AI scandal: 139,000 films and series in the data set
What do Alf and The Godfather have in common? They are two titles that launched The Atlantic author Alex Reisner’s investigative tech journalism. A person from the script department had told him that generative AI could more or less reproduce both the alien sitcom and the mafia epic. But that was just the beginning, because as the journalist subsequently revealed over 53,000 films and over 85,000 TV episodes used for a data set called The Pile, which trains AI from Microsoft, Meta, Apple, Anthropic, among others.
What is particularly surprising is the discovery of where these data sets come from: They come from a website on which you can find ripped subtitle data can download. There are over 9 million different pieces of data there. With the help of his technical expertise, Reisner was then able to trace the files available in the AI systems and revealed something astonishing: every Oscar-nominated film from 1950 to 2016 is present in the data set, as well 616 episodes of The Simpsons, 170 episodes of Seinfeld plus prestige series like Twin Peaks, The Wire, Breaking Bad and The Sopranos.

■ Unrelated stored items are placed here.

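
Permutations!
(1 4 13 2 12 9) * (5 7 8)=(1 4 13 2 12 9)(5 7 8)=[0, 4, 12, 3, 13, 7, 6, 8, 5, 1, 10, 11, 9, 2]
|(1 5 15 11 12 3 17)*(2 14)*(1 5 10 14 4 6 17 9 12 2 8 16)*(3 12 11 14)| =|(1 10 3 9 11 2 4 6 17 5 15 14 8 16)| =14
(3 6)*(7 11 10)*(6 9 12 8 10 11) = (3 9 12 8 10 7 6) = [0, 1, 2, 9, 4, 5, 3, 6, 10, 12, 7, 11, 8]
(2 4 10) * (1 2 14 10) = [0, 2, 4, 3, 1, 5, 6, 7, 8, 9, 14, 11, 12, 13, 10] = (1 2 4)(10 14)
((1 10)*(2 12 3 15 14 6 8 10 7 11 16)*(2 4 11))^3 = ((1 7 2 12 3 15 14 6 8 10)(4 11 16))^3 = (16)(1 12 14 10 2 15 8 7 3 6)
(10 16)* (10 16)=(16)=[0, 1, 2, 3, 4, 5, 6, 7, 8, 9, 10, 11, 12, 13, 14, 15, 16]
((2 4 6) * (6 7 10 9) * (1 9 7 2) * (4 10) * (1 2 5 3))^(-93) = (1 4 2)(3 7 6)(5 10 9) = ((1 9 6 2 10 7 4 5 3))^(-93)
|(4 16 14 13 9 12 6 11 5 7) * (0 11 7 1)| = 8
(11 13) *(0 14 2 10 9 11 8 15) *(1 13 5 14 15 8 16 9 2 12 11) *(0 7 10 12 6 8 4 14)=(0 15 7 10 2 12 11 5)(1 13 16 9)(4 14 6 8)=[15, 13, 12, 3, 14, 0, 8, 10, 4, 1, 2, 5, 11, 16, 6, 7, 9]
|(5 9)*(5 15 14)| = 4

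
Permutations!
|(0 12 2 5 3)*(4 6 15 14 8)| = 5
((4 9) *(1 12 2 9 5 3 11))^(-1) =(1 11 3 5 4 9 2 12) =((1 12 2 9 4 5 3 11))^(-1)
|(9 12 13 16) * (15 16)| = |(9 12 13 15 16)| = 5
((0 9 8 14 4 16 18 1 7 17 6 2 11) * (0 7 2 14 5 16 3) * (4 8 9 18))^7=((0 18 1 2 11 7 17 6 14 8 5 16 4 3))^7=(0 6)(1 8)(2 5)(3 17)(4 7)(11 16)(14 18)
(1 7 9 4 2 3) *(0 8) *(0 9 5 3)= (0 8 9 4 2)(1 7 5 3)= [8, 7, 0, 1, 2, 3, 6, 5, 9, 4]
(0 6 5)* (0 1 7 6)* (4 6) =(1 7 4 6 5) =[0, 7, 2, 3, 6, 1, 5, 4]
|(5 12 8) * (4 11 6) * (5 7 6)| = |(4 11 5 12 8 7 6)| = 7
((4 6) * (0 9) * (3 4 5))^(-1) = (0 9)(3 5 6 4)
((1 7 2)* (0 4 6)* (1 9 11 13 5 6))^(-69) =(0 4 1 7 2 9 11 13 5 6)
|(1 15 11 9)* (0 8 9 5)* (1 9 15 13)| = 10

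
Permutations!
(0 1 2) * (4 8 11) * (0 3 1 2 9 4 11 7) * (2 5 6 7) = (11)(0 5 6 7)(1 9 4 8 2 3) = [5, 9, 3, 1, 8, 6, 7, 0, 2, 4, 10, 11]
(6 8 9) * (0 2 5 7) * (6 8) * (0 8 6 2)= [0, 1, 5, 3, 4, 7, 2, 8, 9, 6]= (2 5 7 8 9 6)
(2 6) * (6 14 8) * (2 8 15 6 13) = (2 14 15 6 8 13) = [0, 1, 14, 3, 4, 5, 8, 7, 13, 9, 10, 11, 12, 2, 15, 6]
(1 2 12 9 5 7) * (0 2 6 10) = (0 2 12 9 5 7 1 6 10) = [2, 6, 12, 3, 4, 7, 10, 1, 8, 5, 0, 11, 9]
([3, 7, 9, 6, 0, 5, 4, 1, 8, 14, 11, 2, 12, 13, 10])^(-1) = [4, 7, 11, 0, 6, 5, 3, 1, 8, 2, 14, 10, 12, 13, 9]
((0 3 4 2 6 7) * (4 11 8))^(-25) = (0 7 6 2 4 8 11 3)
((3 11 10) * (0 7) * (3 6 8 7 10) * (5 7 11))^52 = (0 11)(3 10)(5 6)(7 8)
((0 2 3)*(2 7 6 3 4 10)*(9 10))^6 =(0 6)(2 9)(3 7)(4 10)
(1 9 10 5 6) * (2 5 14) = (1 9 10 14 2 5 6) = [0, 9, 5, 3, 4, 6, 1, 7, 8, 10, 14, 11, 12, 13, 2]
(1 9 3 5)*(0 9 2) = (0 9 3 5 1 2) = [9, 2, 0, 5, 4, 1, 6, 7, 8, 3]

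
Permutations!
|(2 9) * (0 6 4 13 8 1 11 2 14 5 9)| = 24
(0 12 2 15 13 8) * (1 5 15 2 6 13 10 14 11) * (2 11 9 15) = [12, 5, 11, 3, 4, 2, 13, 7, 0, 15, 14, 1, 6, 8, 9, 10] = (0 12 6 13 8)(1 5 2 11)(9 15 10 14)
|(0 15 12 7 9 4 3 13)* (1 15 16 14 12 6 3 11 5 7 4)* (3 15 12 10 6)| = |(0 16 14 10 6 15 3 13)(1 12 4 11 5 7 9)| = 56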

AI on trial: Creative people behind titles like Game of Thrones and Breaking Bad are defending themselves
Just last year, the same author reported in the Atlantic how 183,000 books were used for this data. As Variety reported at the time, prominent authors such as George RR Martin (Game of Thrones) and others had already begun to legally defend themselves against it. The process is still ongoing.
Breaking Bad creator Vince Gilligan even suspected at that time that his series masterpiece had probably long since been baked into the AI machinery (without being asked). In an open letter (via Variety), he wrote, among other things:
I’m sure every word from Breaking Bad was squeezed in there somewhere. I just don’t remember giving my permission. […] Perhaps these companies have figured out that it would be better to ask for forgiveness rather than permission.

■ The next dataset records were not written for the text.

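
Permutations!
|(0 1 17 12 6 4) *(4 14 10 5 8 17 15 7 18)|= 42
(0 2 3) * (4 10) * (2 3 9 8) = (0 3)(2 9 8)(4 10) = [3, 1, 9, 0, 10, 5, 6, 7, 2, 8, 4]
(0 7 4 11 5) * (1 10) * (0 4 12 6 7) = (1 10)(4 11 5)(6 7 12) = [0, 10, 2, 3, 11, 4, 7, 12, 8, 9, 1, 5, 6]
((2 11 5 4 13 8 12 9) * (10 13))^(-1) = (2 9 12 8 13 10 4 5 11)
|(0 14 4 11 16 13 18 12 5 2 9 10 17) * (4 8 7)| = |(0 14 8 7 4 11 16 13 18 12 5 2 9 10 17)| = 15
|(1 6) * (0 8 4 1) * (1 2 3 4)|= 12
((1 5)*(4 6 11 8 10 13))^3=((1 5)(4 6 11 8 10 13))^3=(1 5)(4 8)(6 10)(11 13)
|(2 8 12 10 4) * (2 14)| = |(2 8 12 10 4 14)| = 6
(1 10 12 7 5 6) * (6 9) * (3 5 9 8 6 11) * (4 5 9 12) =(1 10 4 5 8 6)(3 9 11)(7 12) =[0, 10, 2, 9, 5, 8, 1, 12, 6, 11, 4, 3, 7]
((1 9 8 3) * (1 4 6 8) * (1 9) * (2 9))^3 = (2 9)(3 8 6 4)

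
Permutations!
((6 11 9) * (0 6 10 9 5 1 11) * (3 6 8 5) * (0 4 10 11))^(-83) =((0 8 5 1)(3 6 4 10 9 11))^(-83) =(0 8 5 1)(3 6 4 10 9 11)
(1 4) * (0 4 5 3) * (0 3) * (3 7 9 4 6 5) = (0 6 5)(1 3 7 9 4) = [6, 3, 2, 7, 1, 0, 5, 9, 8, 4]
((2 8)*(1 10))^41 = ((1 10)(2 8))^41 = (1 10)(2 8)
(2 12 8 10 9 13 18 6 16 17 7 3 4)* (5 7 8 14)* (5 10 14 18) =[0, 1, 12, 4, 2, 7, 16, 3, 14, 13, 9, 11, 18, 5, 10, 15, 17, 8, 6] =(2 12 18 6 16 17 8 14 10 9 13 5 7 3 4)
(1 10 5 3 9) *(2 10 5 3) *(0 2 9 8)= (0 2 10 3 8)(1 5 9)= [2, 5, 10, 8, 4, 9, 6, 7, 0, 1, 3]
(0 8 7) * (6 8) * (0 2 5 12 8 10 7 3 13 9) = (0 6 10 7 2 5 12 8 3 13 9) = [6, 1, 5, 13, 4, 12, 10, 2, 3, 0, 7, 11, 8, 9]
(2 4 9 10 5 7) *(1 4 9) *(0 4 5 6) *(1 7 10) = (0 4 7 2 9 1 5 10 6) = [4, 5, 9, 3, 7, 10, 0, 2, 8, 1, 6]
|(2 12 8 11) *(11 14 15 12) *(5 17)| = 4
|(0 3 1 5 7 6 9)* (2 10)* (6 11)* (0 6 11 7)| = 4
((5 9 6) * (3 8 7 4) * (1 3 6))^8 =(9)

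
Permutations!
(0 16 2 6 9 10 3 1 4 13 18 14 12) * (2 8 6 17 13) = (0 16 8 6 9 10 3 1 4 2 17 13 18 14 12) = [16, 4, 17, 1, 2, 5, 9, 7, 6, 10, 3, 11, 0, 18, 12, 15, 8, 13, 14]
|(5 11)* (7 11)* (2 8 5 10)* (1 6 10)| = 8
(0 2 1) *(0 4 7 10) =(0 2 1 4 7 10) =[2, 4, 1, 3, 7, 5, 6, 10, 8, 9, 0]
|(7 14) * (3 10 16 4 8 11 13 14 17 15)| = 11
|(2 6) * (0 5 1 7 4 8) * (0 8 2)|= 7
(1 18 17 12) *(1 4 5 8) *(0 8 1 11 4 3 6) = (0 8 11 4 5 1 18 17 12 3 6) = [8, 18, 2, 6, 5, 1, 0, 7, 11, 9, 10, 4, 3, 13, 14, 15, 16, 12, 17]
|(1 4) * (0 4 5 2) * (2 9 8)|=7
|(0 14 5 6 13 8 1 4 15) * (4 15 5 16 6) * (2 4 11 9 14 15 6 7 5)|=|(0 15)(1 6 13 8)(2 4)(5 11 9 14 16 7)|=12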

The legal situation regarding AI development and its data sets is still unclear in many areas. Can LLMs use copyrighted material without a license? And conversely, are AI creations eligible for copyright protection if they essentially just remix human-created material? All of this will have to be decided legally in the near future. And to protect the countless creatives who make our films and series, better sooner than later.